NSA Blowback: German Minister Floats US Company Ban
German Justice Minister Sabine Leutheusser-Schnarrenberger on Monday called for new EU rules on data protection and a ban on American companies that violate them.
With the NSA spying scandal continuing to make headlines in Europe, the German Justice Minister, Sabine Leutheusser-Schnarrenberger, has raised the possibility of new, tangible measures to punish corporations that participate in American spying activities. In an interview with Die Welt, the liberal Leutheusser-Schnarrenberger called for the creation of EU-wide rules to regulate the protection of information, and said that, once those rules are in place, "United States companies that don't abide by these standards should be denied doing business in the European market."

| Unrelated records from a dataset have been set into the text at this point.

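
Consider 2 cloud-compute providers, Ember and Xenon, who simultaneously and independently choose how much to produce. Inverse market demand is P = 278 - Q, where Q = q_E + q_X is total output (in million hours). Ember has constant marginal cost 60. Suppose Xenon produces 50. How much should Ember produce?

With the rival's output fixed at 50, Ember's profit is π_E = (278 - 50 - q_E)q_E - (60q_E) = (228 - q_E)q_E - (60q_E).
∂π_E/∂q_E = 168 - 2q_E = 0, so q_E = 84.

84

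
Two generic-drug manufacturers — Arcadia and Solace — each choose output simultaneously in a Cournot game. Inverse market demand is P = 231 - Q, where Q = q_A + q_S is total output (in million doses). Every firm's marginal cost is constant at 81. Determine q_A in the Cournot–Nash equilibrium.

50

Each firm earns π_i = (231 - Q)q_i - 81q_i.
Setting ∂π_i/∂q_i = 0 with rivals' quantities fixed: 150 - 2q_i - q_j = 0.
By symmetry each firm produces the same amount; substituting q_j = q_i yields q_i = 150/3 = 50.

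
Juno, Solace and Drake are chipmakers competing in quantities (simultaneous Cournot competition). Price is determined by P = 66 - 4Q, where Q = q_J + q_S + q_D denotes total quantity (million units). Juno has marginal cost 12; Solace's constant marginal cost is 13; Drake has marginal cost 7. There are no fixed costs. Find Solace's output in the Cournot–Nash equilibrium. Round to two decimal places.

2.88

Juno's profit: π_J = (66 - 4Q)q_J - (12q_J). Setting ∂π_J/∂q_J = 0: 54 - 8q_J - 4(q_S + q_D) = 0.
Solace's first-order condition: 53 - 8q_S - 4(q_J + q_D) = 0.
Drake's first-order condition: 59 - 8q_D - 4(q_J + q_S) = 0.
Summing all 3 equations gives 166 − 16Q = 0, hence Q = 83/8.
Back-substituting: q_J = (54 − 83/2)/4 = 25/8, q_S = (53 − 83/2)/4 = 23/8, q_D = (59 − 83/2)/4 = 35/8.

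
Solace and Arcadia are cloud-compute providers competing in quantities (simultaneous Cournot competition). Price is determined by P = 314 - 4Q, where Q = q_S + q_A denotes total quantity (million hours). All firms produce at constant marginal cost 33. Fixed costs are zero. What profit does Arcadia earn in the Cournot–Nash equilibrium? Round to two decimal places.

A representative firm's profit is π_i = q_i(314 - 4Q) - 33q_i.
First-order condition (treating rivals' output as given): 281 - 8q_i - 4q_j = 0.
By symmetry each firm produces the same amount; substituting q_j = q_i yields q_i = 281/12.
Price P = 314 - 4·(281/6) = 380/3.
Arcadia's profit: (380/3 - 33)·(281/12) = 2193.3611.

2193.36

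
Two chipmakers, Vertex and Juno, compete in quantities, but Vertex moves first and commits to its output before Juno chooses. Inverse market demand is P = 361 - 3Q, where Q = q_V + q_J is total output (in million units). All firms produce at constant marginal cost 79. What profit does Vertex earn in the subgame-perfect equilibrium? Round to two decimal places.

Solve by backward induction. Given q_V, the follower Juno maximises π_J = (361 - 3q_V - 3q_J)q_J - 79q_J.
Follower FOC: 282 - 3q_V - 6q_J = 0, so q_J(q_V) = (282 - 3q_V)/6.
The leader anticipates this reaction. Substituting into P = 361 - 3Q gives P = 220 - (3/2)q_V, so π_V = (220 - (3/2)q_V)q_V - 79q_V.
Maximising: ∂π_V/∂q_V = 141 - 3q_V = 0, giving q_V = 47.
Then q_J = (282 - 3·47)/6 = 47/2.
Price P = 361 - 3·(141/2) = 299/2.
Vertex's profit: (299/2 - 79)·47 = 3313.5000.

3313.50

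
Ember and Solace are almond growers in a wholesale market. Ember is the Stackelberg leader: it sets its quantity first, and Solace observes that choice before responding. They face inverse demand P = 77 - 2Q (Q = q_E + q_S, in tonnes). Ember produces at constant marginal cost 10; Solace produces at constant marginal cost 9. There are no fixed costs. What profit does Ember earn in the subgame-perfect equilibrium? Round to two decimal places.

Solve by backward induction. Given q_E, the follower Solace maximises π_S = (77 - 2q_E - 2q_S)q_S - 9q_S.
Follower FOC: 68 - 2q_E - 4q_S = 0, so q_S(q_E) = (68 - 2q_E)/4.
Ember substitutes q_S(q_E) into its own profit: π_E = q_E(77 - 2q_E - (68 - 2q_E)/2) - 10q_E = (43 - q_E)q_E - 10q_E.
Leader FOC: 33 - 2q_E = 0, so q_E = 33/2.
Then q_S = (68 - 2·(33/2))/4 = 35/4.
Price P = 77 - 2·(101/4) = 53/2.
Ember's profit: (53/2 - 10)·(33/2) = 1089/4.

272.25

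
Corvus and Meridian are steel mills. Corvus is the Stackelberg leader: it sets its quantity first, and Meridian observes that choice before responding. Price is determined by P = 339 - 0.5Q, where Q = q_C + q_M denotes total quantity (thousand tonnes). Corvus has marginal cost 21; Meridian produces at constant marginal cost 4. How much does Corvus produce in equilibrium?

301

The follower Meridian best-responds to any q_C: π_M = (339 - 0.5Q)q_M - 4q_M.
Setting the follower's marginal profit to zero, 335 - (1/2)q_C - q_M = 0, i.e. q_M = (335 - (1/2)q_C).
The leader anticipates this reaction. Substituting into P = 339 - 0.5Q gives P = 343/2 - (1/4)q_C, so π_C = (343/2 - (1/4)q_C)q_C - 21q_C.
Maximising: ∂π_C/∂q_C = 301/2 - (1/2)q_C = 0, giving q_C = 301.
Then q_M = (335 - (1/2)·301) = 369/2.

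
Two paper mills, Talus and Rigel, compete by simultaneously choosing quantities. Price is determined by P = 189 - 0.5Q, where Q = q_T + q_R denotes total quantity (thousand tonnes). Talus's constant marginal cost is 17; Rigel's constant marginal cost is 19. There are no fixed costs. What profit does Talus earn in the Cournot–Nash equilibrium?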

German Interior Minister Hans-Peter Friedrich also raised corporate accountability in July, when he suggested requiring European firms to report any data they hand over to foreign countries. Leutheusser-Schnarrenberger, who is running for reelection in September as part of the pro-business Free Democratic Party, did not further specify which kinds of penalties she would like American companies to face, though it seems unlikely that Europe would completely ban companies like Google, which dominate the online search market, or Facebook from doing business. Both of those companies were implicated in the documents leaked by former intelligence worker Edward Snowden.
It is the latest development in a German election season that has come to be dominated by online privacy issues. Chancellor Angela Merkel has faced widespread criticism from the opposition for her handling of the NSA scandal and Peer Steinbrück, the Chancellor candidate of the opposition SPD party, recently told German television channel ZDF that Merkel should demand written assurances from the Americans they will respect German laws and interests and not engage in industrial espionage.
In another interview with Die Welt, former German High Court Justice Hans-Jürgen Papier defended the current government in its handling of the privacy debate. The state has a "basic responsibility to protect its citizens from the attacks of foreign powers," he said, but it "can only be responsible for doing things that it has the legal power, and is able, to do." It is increasingly easy, he said, for countries to impinge on the freedoms of the citizens of other countries, and those who are spied on have little recourse to defend themselves. In response, Papier called for a new global agreement on data protection.
In recent weeks, the German foreign intelligence service (BND) has also come under attack for its own close cooperation with the NSA. In the latest of several SPIEGEL revelations about the agency, the BND was discovered to have provided the Americans with the metadata for millions of phone conversations, emails and text messages, and to have given them copies of two German digital spy systems named Mira4 and Veras. Leutheusser-Schnarrenberger also addressed this news in her interview, saying "the BND must finally put all the facts on the table."